We carry out extensive training about the environment; water; and AC. This training, we believe, can contribute a lot to our environment and meet Honeywell’s mission of making a building more smart and intelligent,” adds Tjenderasa.
The hotel noted that the integrated solutions translated into lower installation costs, a better rental return and an improved performance with lower operating costs.
Going forward, the relationship between the two is expected to go from strength to strength. Honeywell has just launched the Attune Advisory Service which it is in talks with Shangri-La to incorporate within its operations. This will maximise on the use of data surrounding energy consumption to achieve maximum benefits, and will involve analysing the data and setting up a complete building optimisation plan.
“From Honeywell’s side, the benefit of this partnership has been the ability to maintain a relationship with the hotel, enabling us to easily approach and implement further initiatives. As mentioned earlier, there are challenges of retrofitting, but when the backbone, network and interface have been delivered by us, they become less of a challenge,” says Kotecha.

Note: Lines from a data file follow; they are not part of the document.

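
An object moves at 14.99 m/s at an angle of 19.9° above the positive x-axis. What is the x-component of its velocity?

vₓ = v cos(θ) = 14.99 × cos(19.9°) = 14.09 m/s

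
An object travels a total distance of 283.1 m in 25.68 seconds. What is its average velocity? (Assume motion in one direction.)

v_avg = Δd / Δt = 283.1 / 25.68 = 11.02 m/s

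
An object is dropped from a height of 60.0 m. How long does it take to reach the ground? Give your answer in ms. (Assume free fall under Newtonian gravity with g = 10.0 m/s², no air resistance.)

t = √(2h/g) = √(2 × 60.0 / 10.0) = 3.4641 s
t = 3.4641 s / 0.001 = 3464 ms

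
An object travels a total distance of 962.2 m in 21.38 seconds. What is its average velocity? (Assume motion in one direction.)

v_avg = Δd / Δt = 962.2 / 21.38 = 45.0 m/s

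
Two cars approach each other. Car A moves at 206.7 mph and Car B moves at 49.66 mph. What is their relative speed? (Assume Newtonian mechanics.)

v_rel = v_A + v_B = 206.7 + 49.66 = 256.36 mph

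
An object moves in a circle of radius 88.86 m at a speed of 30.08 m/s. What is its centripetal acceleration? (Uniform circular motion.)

a_c = v²/r = 30.08²/88.86 = 904.8064/88.86 = 10.18 m/s²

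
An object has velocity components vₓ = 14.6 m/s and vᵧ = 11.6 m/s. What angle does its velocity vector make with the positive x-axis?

θ = arctan(vᵧ/vₓ) = arctan(11.6/14.6) = 38.47°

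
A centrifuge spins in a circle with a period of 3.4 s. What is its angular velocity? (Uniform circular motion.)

ω = 2π/T = 2π/3.4 = 1.848 rad/s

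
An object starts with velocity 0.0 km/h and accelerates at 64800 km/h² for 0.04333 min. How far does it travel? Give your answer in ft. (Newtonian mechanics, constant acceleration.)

v₀ = 0.0 km/h × 0.2777777777777778 = 0.0 m/s
a = 64800 km/h² × 7.716049382716049e-05 = 5.0 m/s²
t = 0.04333 min × 60.0 = 2.5998 s
d = v₀ × t + ½ × a × t² = 0.0 × 2.5998 + 0.5 × 5.0 × 2.5998² = 16.8974 m
d = 16.8974 m / 0.3048 = 55.44 ft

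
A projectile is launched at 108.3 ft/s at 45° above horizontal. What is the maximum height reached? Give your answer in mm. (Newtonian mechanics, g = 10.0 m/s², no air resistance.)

v₀ = 108.3 ft/s × 0.3048 = 33.0098 m/s
H = v₀² × sin²(θ) / (2g) = 33.0098² × sin(45°)² / (2 × 10.0) = 1089.65 × 0.5 / 20.0 = 27.2413 m
H = 27.2413 m / 0.001 = 27240 mm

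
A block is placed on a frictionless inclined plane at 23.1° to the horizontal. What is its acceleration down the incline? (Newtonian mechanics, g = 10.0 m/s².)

a = g sin(θ) = 10.0 × sin(23.1°) = 10.0 × 0.3923 = 3.92 m/s²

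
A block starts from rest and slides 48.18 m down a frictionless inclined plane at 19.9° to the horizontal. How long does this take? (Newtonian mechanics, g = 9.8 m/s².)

a = g sin(θ) = 9.8 × sin(19.9°) = 3.3357 m/s²
t = √(2d/a) = √(2 × 48.18 / 3.3357) = 5.37 s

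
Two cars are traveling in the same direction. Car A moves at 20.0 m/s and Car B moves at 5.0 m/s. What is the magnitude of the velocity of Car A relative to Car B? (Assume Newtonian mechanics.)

v_rel = |v_A - v_B| = |20.0 - 5.0| = 15.0 m/s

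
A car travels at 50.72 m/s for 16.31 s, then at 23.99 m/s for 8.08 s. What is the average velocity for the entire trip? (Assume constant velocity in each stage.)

d₁ = v₁t₁ = 50.72 × 16.31 = 827.2432 m
d₂ = v₂t₂ = 23.99 × 8.08 = 193.8392 m
d_total = 1021.0824 m, t_total = 24.39 s
v_avg = d_total/t_total = 1021.0824/24.39 = 41.86 m/s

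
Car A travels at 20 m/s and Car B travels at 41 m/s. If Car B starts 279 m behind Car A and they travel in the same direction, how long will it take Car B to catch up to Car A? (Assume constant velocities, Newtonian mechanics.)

Relative speed: v_rel = 41 - 20 = 21 m/s
Time to catch: t = d₀/v_rel = 279/21 = 13.29 s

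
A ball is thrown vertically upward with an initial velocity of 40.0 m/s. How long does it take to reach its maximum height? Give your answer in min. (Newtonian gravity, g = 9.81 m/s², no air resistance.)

t_up = v₀ / g = 40.0 / 9.81 = 4.07747 s
t_up = 4.07747 s / 60.0 = 0.06796 min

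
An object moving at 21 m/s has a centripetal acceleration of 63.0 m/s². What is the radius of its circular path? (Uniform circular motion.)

r = v²/a_c = 21²/63.0 = 7.0 m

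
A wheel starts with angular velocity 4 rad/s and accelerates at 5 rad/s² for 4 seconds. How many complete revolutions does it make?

θ = ω₀t + ½αt² = 4×4 + ½×5×4² = 56.0 rad
Total revolutions = θ/(2π) = 56.0/(2π) = 8.91
Complete revolutions = ⌊8.91⌋ = 8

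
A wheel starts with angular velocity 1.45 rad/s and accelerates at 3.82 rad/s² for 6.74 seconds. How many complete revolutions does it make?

θ = ω₀t + ½αt² = 1.45×6.74 + ½×3.82×6.74² = 96.539716 rad
Total revolutions = θ/(2π) = 96.539716/(2π) = 15.36
Complete revolutions = ⌊15.36⌋ = 15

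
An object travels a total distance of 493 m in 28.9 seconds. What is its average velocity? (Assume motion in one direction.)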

One of the advantages of the hotel operating a full Honeywell system is that it makes it easier to understand and analyse the benefits that can be made compared to if it was dealing with numerous brands.
“It is the ability to pinpoint the low hanging fruits where we can drive energy benefits. The next level is to give them a report not only mentioning the benefits but also the ROI they can make over different periods of time, based on the drivers and KPIs they have in place,” adds Boutaour.
Scalability is also a big area of focus and a facility’s plans for future expansion have to be considered carefully.
“Things are slightly different from 10-15 years ago, in terms of how systems are coupled and have a dedicated network and the ability to pair up and scale this in the future when additional premises are added, for example. This is also a big advantage of smart building. It’s not just about efficiency, but looking forward and seeing how we can make it bigger as well as more efficient,” says Boutaour.
But, stresses Jadhav, people are still central to driving a building towards maximum efficiency alongside any system.
“Success does not depend on Shangri La or Honeywell alone when it comes to energy savings. When we go ahead and implement the solution and bring together the analysis and the reports, we sit with the entire team and identify where the problems were and how we plan to rectify them. We do this monthly. It is down to both teams to achieve the savings.
“It is not a robotic thing where you put in something and one year down the line you get an energy saving. It is a very slow process and requires manual intervention. There’s no one fix,” she concludes.